Rockefeller Convenes Forum on Illegal Foreclosures Against U.S. Soldiers Deployed Overseas

Says Troops Deserve Consumer Protection on the Home Front While Risking Their Lives Abroad

July 12, 2011

Chairman Rockefeller asks Sec. Locke questions about strengthening manufacturing in America.WASHINGTON, D.C.—Chairman John D. (Jay) Rockefeller IV (D-W.Va.) today convened a forum with Rep. Elijah Cummings (D-Md.), Ranking Member of the House Committee on Oversight and Government Reform, to examine illegal foreclosures against U.S. service members and their families. At the forum, Chairman Rockefeller stressed the need to get banks and other creditors to follow the law and show U.S. services members the respect they deserve when fighting for America.

Chairman Rockefeller’s remarks follow:

I would like to welcome Congressman Cummings and our other guests today to the Senate Commerce Committee hearing room.

Although this is not technically a Commerce Committee hearing, we are holding this forum here today because my colleague Mr. Cummings was not able to persuade his Republican counterparts on the House side that this issue was worthy of that committee’s time. I think it’s a good fit.
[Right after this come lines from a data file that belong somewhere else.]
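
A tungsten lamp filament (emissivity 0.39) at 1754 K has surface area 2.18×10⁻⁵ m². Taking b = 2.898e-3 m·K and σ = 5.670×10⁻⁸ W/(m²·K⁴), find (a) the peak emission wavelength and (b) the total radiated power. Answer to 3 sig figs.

λ_max ≈ 1.65×10³ nm; P ≈ 4.56 W

(a) λ_max = b/T = 2.898×10⁻³/1754 = 1.652×10⁻⁶ m = 1.65×10³ nm.
Area A = 2.18×10⁻⁵ m².
(b) P = εσAT⁴ = 0.39×5.670×10⁻⁸×2.18×10⁻⁵×(1754)⁴ = 4.56 W.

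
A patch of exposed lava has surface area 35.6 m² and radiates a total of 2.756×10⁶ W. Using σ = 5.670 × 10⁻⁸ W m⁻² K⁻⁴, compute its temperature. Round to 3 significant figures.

T ≈ 1.08×10³ K

Area A = 35.6 m².
P = σAT⁴ ⇒ T = (P/(σA))^(1/4) = (2.756×10⁶/(5.670×10⁻⁸×35.6))^(1/4) = 1.08×10³ K.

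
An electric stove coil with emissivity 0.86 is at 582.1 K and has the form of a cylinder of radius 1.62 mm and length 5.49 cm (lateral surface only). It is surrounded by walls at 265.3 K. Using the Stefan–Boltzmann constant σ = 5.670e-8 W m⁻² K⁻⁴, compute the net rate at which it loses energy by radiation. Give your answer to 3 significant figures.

Net loss ≈ 2.99 W

Lateral area A = 2πrL = 2π×1.62×10⁻³×0.0549 = 5.58814×10⁻⁴ m².
Net radiated power P_net = εσA(T⁴ − T₀⁴) = 0.86×5.670×10⁻⁸×5.58814×10⁻⁴×(582.1⁴ − 265.3⁴).
T⁴ − T₀⁴ = 1.14813×10¹¹ − 4.95392×10⁹ = 1.09859×10¹¹ K⁴, so P_net = 2.99 W.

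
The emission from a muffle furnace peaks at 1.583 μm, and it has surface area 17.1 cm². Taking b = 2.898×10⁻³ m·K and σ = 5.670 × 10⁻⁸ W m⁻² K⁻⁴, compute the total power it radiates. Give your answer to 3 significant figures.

Wien's law: T = b/λ_max = 2.898×10⁻³/1.583×10⁻⁶ = 1830.70 K.
Area A = 17.1 cm² = 1.71×10⁻³ m².
Then P = σAT⁴ = 5.670×10⁻⁸×1.71×10⁻³×(1830.70)⁴ = 1.09×10³ W.

P ≈ 1.09×10³ W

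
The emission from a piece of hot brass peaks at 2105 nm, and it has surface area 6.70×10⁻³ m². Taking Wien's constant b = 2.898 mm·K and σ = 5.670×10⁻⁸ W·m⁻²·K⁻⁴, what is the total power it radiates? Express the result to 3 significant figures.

Wien's law: T = b/λ_max = 2.898×10⁻³/2.105×10⁻⁶ = 1376.72 K.
Area A = 6.70×10⁻³ m².
Then P = σAT⁴ = 5.670×10⁻⁸×6.70×10⁻³×(1376.72)⁴ = 1.36×10³ W.

P ≈ 1.36×10³ W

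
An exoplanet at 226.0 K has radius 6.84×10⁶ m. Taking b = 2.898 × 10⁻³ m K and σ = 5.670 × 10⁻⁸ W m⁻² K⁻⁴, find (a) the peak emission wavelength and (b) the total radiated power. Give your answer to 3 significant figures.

(a) λ_max = b/T = 2.898×10⁻³/226.0 = 1.282×10⁻⁵ m = 12.8 μm.
Surface area A = 4πR² = 4π(6.84×10⁶ m)² = 5.87925×10¹⁴ m².
(b) P = σAT⁴ = 5.670×10⁻⁸×5.87925×10¹⁴×(226.0)⁴ = 8.70×10¹⁶ W.

λ_max ≈ 12.8 μm; P ≈ 8.70×10¹⁶ W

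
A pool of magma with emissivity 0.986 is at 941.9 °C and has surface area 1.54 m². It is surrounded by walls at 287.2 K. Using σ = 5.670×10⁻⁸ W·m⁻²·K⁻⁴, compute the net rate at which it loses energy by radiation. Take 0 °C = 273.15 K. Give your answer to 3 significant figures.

T = 941.9 °C + 273.15 = 1215.05 K.
Area A = 1.54 m².
Net radiated power P_net = εσA(T⁴ − T₀⁴) = 0.986×5.670×10⁻⁸×1.54×(1215.05⁴ − 287.2⁴).
T⁴ − T₀⁴ = 2.17960×10¹² − 6.80358×10⁹ = 2.17280×10¹² K⁴, so P_net = 1.87×10⁵ W.

Net loss ≈ 1.87×10⁵ W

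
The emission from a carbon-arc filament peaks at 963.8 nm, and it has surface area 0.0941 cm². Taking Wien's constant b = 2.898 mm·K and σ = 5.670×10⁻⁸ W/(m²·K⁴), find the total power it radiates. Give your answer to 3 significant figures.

P ≈ 43.6 W

Wien's law: T = b/λ_max = 2.898×10⁻³/9.638×10⁻⁷ = 3006.85 K.
Area A = 0.0941 cm² = 9.41×10⁻⁶ m².
Then P = σAT⁴ = 5.670×10⁻⁸×9.41×10⁻⁶×(3006.85)⁴ = 43.6 W.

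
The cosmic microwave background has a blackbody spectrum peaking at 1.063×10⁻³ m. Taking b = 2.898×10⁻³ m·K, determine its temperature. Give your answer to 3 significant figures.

Wien's law gives T = b/λ_max = (2.898×10⁻³ m·K)/(1.063×10⁻³ m) = 2.73 K.

T ≈ 2.73 K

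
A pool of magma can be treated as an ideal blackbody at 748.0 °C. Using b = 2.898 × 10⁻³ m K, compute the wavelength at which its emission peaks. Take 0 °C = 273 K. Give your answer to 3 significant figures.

λ_max ≈ 2.84×10³ nm

T = 748.0 °C + 273 = 1021.0 K.
Wien's displacement law: λ_max = b/T = (2.898×10⁻³ m·K)/(1021.0 K) = 2.838×10⁻⁶ m.
That is 2.84×10³ nm, in the infrared range.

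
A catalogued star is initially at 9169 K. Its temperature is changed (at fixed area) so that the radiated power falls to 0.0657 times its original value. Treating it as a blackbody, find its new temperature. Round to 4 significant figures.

T₂ ≈ 4642 K

P ∝ T⁴, so T₂/T₁ = (P₂/P₁)^(1/4) = (0.0657)^(1/4) = 0.506281.
T₂ = 9169 × 0.506281 = 4642 K.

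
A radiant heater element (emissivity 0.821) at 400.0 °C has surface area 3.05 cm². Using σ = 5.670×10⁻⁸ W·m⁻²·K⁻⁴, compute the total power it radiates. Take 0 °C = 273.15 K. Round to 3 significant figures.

P ≈ 2.92 W

T = 400.0 °C + 273.15 = 673.15 K.
Area A = 3.05 cm² = 3.05×10⁻⁴ m².
P = εσAT⁴ = 0.821 × 5.670×10⁻⁸ × 3.05×10⁻⁴ × (673.15)⁴ = 2.92 W.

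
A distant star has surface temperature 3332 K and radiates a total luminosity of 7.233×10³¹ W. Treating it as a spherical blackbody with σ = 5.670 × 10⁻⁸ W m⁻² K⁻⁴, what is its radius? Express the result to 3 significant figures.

R ≈ 9.08×10¹¹ m

L = 4πR²σT⁴ ⇒ R = √(L/(4πσT⁴)).
σT⁴ = 6.98881×10⁶ W/m², so R = √(7.233×10³¹/(4π×6.98881×10⁶)) = 9.08×10¹¹ m.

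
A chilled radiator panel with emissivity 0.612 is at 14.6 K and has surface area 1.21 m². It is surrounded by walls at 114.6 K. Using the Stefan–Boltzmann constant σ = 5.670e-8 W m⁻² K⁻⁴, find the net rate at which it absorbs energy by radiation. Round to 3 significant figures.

Area A = 1.21 m².
Net radiated power P_net = εσA(T⁴ − T₀⁴) = 0.612×5.670×10⁻⁸×1.21×(14.6⁴ − 114.6⁴).
T⁴ − T₀⁴ = 45437.2 − 1.72480×10⁸ = -1.72435×10⁸ K⁴, so P_net = -7.24 W — negative, meaning a net gain of 7.24 W.

Net gain ≈ 7.24 W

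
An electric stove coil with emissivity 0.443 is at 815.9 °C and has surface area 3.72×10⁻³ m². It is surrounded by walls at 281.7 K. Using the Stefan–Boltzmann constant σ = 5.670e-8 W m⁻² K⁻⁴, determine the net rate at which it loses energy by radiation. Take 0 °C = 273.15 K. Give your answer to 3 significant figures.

T = 815.9 °C + 273.15 = 1089.05 K.
Area A = 3.72×10⁻³ m².
Net radiated power P_net = εσA(T⁴ − T₀⁴) = 0.443×5.670×10⁻⁸×3.72×10⁻³×(1089.05⁴ − 281.7⁴).
T⁴ − T₀⁴ = 1.40667×10¹² − 6.29720×10⁹ = 1.40037×10¹² K⁴, so P_net = 131 W.

Net loss ≈ 131 W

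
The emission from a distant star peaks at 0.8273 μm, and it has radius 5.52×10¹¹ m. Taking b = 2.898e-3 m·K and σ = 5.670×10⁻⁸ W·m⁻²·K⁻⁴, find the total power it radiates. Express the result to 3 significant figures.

P ≈ 3.27×10³¹ W

Wien's law: T = b/λ_max = 2.898×10⁻³/8.273×10⁻⁷ = 3502.96 K.
Surface area A = 4πR² = 4π(5.52×10¹¹ m)² = 3.82902×10²⁴ m².
Then P = σAT⁴ = 5.670×10⁻⁸×3.82902×10²⁴×(3502.96)⁴ = 3.27×10³¹ W.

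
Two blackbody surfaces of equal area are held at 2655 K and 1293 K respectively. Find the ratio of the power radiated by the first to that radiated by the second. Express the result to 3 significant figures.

P₁/P₂ ≈ 17.8

With equal areas, P₁/P₂ = (T₁/T₂)⁴ = (2655/1293)⁴ = 17.8.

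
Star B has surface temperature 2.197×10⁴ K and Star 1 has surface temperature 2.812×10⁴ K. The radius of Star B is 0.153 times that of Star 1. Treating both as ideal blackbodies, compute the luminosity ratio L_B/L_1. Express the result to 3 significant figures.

L ∝ R²T⁴, so L_B/L_1 = (R_B/R_1)²(T_B/T_1)⁴ = (0.153)² × (2.197×10⁴/2.812×10⁴)⁴ = 0.023409 × 0.372614 = 8.72×10⁻³.

L_B/L_1 ≈ 8.72×10⁻³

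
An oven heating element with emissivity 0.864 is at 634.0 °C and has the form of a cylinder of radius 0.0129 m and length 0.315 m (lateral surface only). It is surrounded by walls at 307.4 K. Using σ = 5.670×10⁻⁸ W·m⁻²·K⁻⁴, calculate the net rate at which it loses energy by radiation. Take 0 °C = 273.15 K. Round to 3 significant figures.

Net loss ≈ 836 W

T = 634.0 °C + 273.15 = 907.15 K.
Lateral area A = 2πrL = 2π×0.0129×0.315 = 0.0255317 m².
Net radiated power P_net = εσA(T⁴ − T₀⁴) = 0.864×5.670×10⁻⁸×0.0255317×(907.15⁴ − 307.4⁴).
T⁴ − T₀⁴ = 6.77199×10¹¹ − 8.92926×10⁹ = 6.68270×10¹¹ K⁴, so P_net = 836 W.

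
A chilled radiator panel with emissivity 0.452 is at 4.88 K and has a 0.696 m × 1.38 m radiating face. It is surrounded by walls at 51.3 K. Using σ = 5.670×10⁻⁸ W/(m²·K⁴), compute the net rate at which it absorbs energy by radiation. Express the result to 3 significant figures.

Net gain ≈ 0.170 W

Area A = 0.696 × 1.38 = 0.96048 m².
Net radiated power P_net = εσA(T⁴ − T₀⁴) = 0.452×5.670×10⁻⁸×0.96048×(4.88⁴ − 51.3⁴).
T⁴ − T₀⁴ = 567.126 − 6.92579×10⁶ = -6.92522×10⁶ K⁴, so P_net = -0.170 W — negative, meaning a net gain of 0.170 W.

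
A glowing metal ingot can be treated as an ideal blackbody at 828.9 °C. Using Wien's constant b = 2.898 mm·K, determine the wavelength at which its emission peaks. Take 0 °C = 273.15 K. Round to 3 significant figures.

T = 828.9 °C + 273.15 = 1102.05 K.
Wien's displacement law: λ_max = b/T = (2.898×10⁻³ m·K)/(1102.05 K) = 2.630×10⁻⁶ m.
That is 2.63×10³ nm, in the infrared range.

λ_max ≈ 2.63×10³ nm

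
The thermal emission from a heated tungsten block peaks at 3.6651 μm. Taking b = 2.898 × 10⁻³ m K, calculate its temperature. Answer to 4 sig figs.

T ≈ 790.7 K

Wien's law gives T = b/λ_max = (2.898×10⁻³ m·K)/(3.6651×10⁻⁶ m) = 790.7 K.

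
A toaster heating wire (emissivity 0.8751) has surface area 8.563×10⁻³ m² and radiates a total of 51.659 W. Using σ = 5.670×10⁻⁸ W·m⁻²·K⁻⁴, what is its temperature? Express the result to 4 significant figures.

T ≈ 590.5 K

Area A = 8.563×10⁻³ m².
P = εσAT⁴ ⇒ T = (P/(εσA))^(1/4) = (51.659/(0.8751×5.670×10⁻⁸×8.563×10⁻³))^(1/4) = 590.5 K.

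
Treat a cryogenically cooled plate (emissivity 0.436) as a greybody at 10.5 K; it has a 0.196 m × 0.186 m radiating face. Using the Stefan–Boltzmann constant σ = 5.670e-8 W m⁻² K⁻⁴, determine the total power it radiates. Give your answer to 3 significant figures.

Area A = 0.196 × 0.186 = 0.036456 m².
P = εσAT⁴ = 0.436 × 5.670×10⁻⁸ × 0.036456 × (10.5)⁴ = 1.10×10⁻⁵ W.

P ≈ 1.10×10⁻⁵ W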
This issue crosses the jurisdiction of several committees and is especially relevant to me because of my work as the past chairman of the Veterans Committee.
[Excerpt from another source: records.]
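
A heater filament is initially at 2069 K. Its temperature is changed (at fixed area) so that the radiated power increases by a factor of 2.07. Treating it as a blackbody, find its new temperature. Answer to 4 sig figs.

T₂ ≈ 2482 K

P ∝ T⁴, so T₂/T₁ = (P₂/P₁)^(1/4) = (2.07)^(1/4) = 1.19948.
T₂ = 2069 × 1.19948 = 2482 K.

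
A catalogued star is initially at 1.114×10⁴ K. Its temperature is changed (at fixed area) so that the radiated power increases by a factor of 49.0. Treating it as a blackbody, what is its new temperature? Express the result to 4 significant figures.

P ∝ T⁴, so T₂/T₁ = (P₂/P₁)^(1/4) = (49.0)^(1/4) = 2.64575.
T₂ = 1.114×10⁴ × 2.64575 = 2.947×10⁴ K.

T₂ ≈ 2.947×10⁴ K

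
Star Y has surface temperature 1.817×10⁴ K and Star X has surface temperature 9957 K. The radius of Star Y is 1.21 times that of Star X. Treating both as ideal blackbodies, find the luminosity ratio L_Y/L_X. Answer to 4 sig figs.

L_Y/L_X ≈ 16.24

L ∝ R²T⁴, so L_Y/L_X = (R_Y/R_X)²(T_Y/T_X)⁴ = (1.21)² × (1.817×10⁴/9957)⁴ = 1.4641 × 11.0893 = 16.24.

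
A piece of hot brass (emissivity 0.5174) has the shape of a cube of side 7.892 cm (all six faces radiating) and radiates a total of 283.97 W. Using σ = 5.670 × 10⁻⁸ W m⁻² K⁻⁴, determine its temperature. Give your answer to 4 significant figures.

T ≈ 713.4 K

Area A = 6s² = 6×(0.07892 m)² = 0.0373702 m².
P = εσAT⁴ ⇒ T = (P/(εσA))^(1/4) = (283.97/(0.5174×5.670×10⁻⁸×0.0373702))^(1/4) = 713.4 K.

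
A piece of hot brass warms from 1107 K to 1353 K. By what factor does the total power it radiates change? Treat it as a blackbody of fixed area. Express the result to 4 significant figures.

P ∝ T⁴, so P₂/P₁ = (T₂/T₁)⁴ = (1353/1107)⁴ = (1.22222)⁴ = 2.232.

P₂/P₁ ≈ 2.232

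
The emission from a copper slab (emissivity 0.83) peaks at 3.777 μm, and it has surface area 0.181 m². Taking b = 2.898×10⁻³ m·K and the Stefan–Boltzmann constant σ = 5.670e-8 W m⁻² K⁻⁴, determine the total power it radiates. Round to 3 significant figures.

P ≈ 2.95×10³ W

Wien's law: T = b/λ_max = 2.898×10⁻³/3.777×10⁻⁶ = 767.276 K.
Area A = 0.181 m².
Then P = εσAT⁴ = 0.83×5.670×10⁻⁸×0.181×(767.276)⁴ = 2.95×10³ W.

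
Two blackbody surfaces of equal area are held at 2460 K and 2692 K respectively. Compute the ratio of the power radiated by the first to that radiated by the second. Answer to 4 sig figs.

P₁/P₂ ≈ 0.6973

With equal areas, P₁/P₂ = (T₁/T₂)⁴ = (2460/2692)⁴ = 0.6973.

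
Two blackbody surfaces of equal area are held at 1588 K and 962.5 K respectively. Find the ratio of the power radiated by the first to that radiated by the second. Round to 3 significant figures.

P₁/P₂ ≈ 7.41

With equal areas, P₁/P₂ = (T₁/T₂)⁴ = (1588/962.5)⁴ = 7.41.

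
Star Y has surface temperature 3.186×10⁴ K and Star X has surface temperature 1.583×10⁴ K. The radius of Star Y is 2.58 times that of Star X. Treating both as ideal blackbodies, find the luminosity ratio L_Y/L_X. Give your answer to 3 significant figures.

L ∝ R²T⁴, so L_Y/L_X = (R_Y/R_X)²(T_Y/T_X)⁴ = (2.58)² × (3.186×10⁴/1.583×10⁴)⁴ = 6.6564 × 16.4081 = 109.

L_Y/L_X ≈ 109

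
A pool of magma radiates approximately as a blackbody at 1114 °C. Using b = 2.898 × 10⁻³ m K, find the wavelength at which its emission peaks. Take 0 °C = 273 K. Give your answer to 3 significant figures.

T = 1114 °C + 273 = 1387 K.
Wien's displacement law: λ_max = b/T = (2.898×10⁻³ m·K)/(1387 K) = 2.089×10⁻⁶ m.
That is 2.09 μm, in the infrared range.

λ_max ≈ 2.09 μm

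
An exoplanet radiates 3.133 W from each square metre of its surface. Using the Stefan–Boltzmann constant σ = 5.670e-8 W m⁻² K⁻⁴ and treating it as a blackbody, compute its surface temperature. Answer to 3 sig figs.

I = σT⁴, so T = (I/σ)^(1/4) = (3.133/(5.670×10⁻⁸))^(1/4) = 86.2 K.

T ≈ 86.2 K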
So I am very proud to be the hosting here. Although the debt ceiling and the deficit are central to our work in Congress right now, the way we treat the men and women of the military should always be at the top of the list.
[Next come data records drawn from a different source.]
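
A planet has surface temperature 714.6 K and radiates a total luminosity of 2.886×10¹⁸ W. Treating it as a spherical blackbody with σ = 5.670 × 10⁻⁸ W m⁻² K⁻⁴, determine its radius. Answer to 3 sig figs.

L = 4πR²σT⁴ ⇒ R = √(L/(4πσT⁴)).
σT⁴ = 14785.5 W/m², so R = √(2.886×10¹⁸/(4π×14785.5)) = 3.94×10⁶ m.

R ≈ 3.94×10⁶ m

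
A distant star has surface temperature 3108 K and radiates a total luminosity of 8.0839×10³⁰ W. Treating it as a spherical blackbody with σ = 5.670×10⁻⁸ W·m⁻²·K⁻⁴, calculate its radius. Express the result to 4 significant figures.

L = 4πR²σT⁴ ⇒ R = √(L/(4πσT⁴)).
σT⁴ = 5.29063×10⁶ W/m², so R = √(8.0839×10³⁰/(4π×5.29063×10⁶)) = 3.487×10¹¹ m.

R ≈ 3.487×10¹¹ m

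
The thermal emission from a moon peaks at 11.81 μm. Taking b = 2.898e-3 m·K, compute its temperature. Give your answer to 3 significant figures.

T ≈ 245 K

Wien's law gives T = b/λ_max = (2.898×10⁻³ m·K)/(1.181×10⁻⁵ m) = 245 K.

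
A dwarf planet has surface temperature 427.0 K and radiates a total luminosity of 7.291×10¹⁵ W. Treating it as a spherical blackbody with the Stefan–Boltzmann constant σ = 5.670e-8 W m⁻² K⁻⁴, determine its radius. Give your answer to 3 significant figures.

L = 4πR²σT⁴ ⇒ R = √(L/(4πσT⁴)).
σT⁴ = 1884.93 W/m², so R = √(7.291×10¹⁵/(4π×1884.93)) = 5.55×10⁵ m.

R ≈ 5.55×10⁵ m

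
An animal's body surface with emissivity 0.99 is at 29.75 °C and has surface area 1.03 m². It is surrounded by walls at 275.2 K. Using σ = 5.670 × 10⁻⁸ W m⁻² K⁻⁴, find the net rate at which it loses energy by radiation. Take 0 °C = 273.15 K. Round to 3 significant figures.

Net loss ≈ 155 W

T = 29.75 °C + 273.15 = 302.90 K.
Area A = 1.03 m².
Net radiated power P_net = εσA(T⁴ − T₀⁴) = 0.99×5.670×10⁻⁸×1.03×(302.90⁴ − 275.2⁴).
T⁴ − T₀⁴ = 8.41777×10⁹ − 5.73580×10⁹ = 2.68197×10⁹ K⁴, so P_net = 155 W.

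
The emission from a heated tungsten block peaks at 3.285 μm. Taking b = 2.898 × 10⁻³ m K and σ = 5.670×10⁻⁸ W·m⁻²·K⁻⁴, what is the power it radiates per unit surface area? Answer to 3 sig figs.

I ≈ 3.43×10⁴ W/m²

Wien's law: T = b/λ_max = 2.898×10⁻³/3.285×10⁻⁶ = 882.192 K.
Then I = σT⁴ = 5.670×10⁻⁸×(882.192)⁴ = 3.43×10⁴ W/m².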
In the Senate Commerce Committee, we tackle everything from space policy and telecommunications to transportation and manufacturing. But since I have been chairman of this Committee, I have insisted that we keep a sharp focus on consumer protection. In fact, the very first hearing I held as Chairman of the Senate Commerce Committee in 2009 looked the same issue we are discussing today—families struggling to meet their financial obligations in these tough economic times.

Too often, we forget that our soldiers are consumers too. Like other Americans, our military personnel and their families rent houses, they take out mortgages, and they have credit cards. But our soldiers also have to deal with things that Americans in civilian life can barely imagine. They deploy overseas to dangerous war zones. They endure long periods of separation from their loved ones. If they are Reservists or National Guardsmen, they have to leave their civilian jobs and lives with just a few months’ notice.

One of the basic promises we make to our soldiers is that when you make these extraordinary sacrifices, we will protect you on the home front. The law that makes this promise is called the Servicemembers Civil Relief Act. It says that if an active duty soldier gets into a dispute with his bank or his landlord, we give the soldier the benefit of the doubt.

This is not a new law. It’s been around for decades. But for some reason, many banks in our country still don’t seem to get it. We have been at war for more than ten years now in Iraq and Afghanistan, and active-duty soldiers are still getting foreclosure notices in violation of the law; their family members are still receiving harassing collection calls; and their credit cards are still being improperly cancelled.

What I hope to learn more about today is what we can do to get banks and other creditors to follow the law and show our soldiers the respect they deserve. I also want to know what we can be doing to help our soldiers understand what their rights are and use them. I look forward to the discussion today.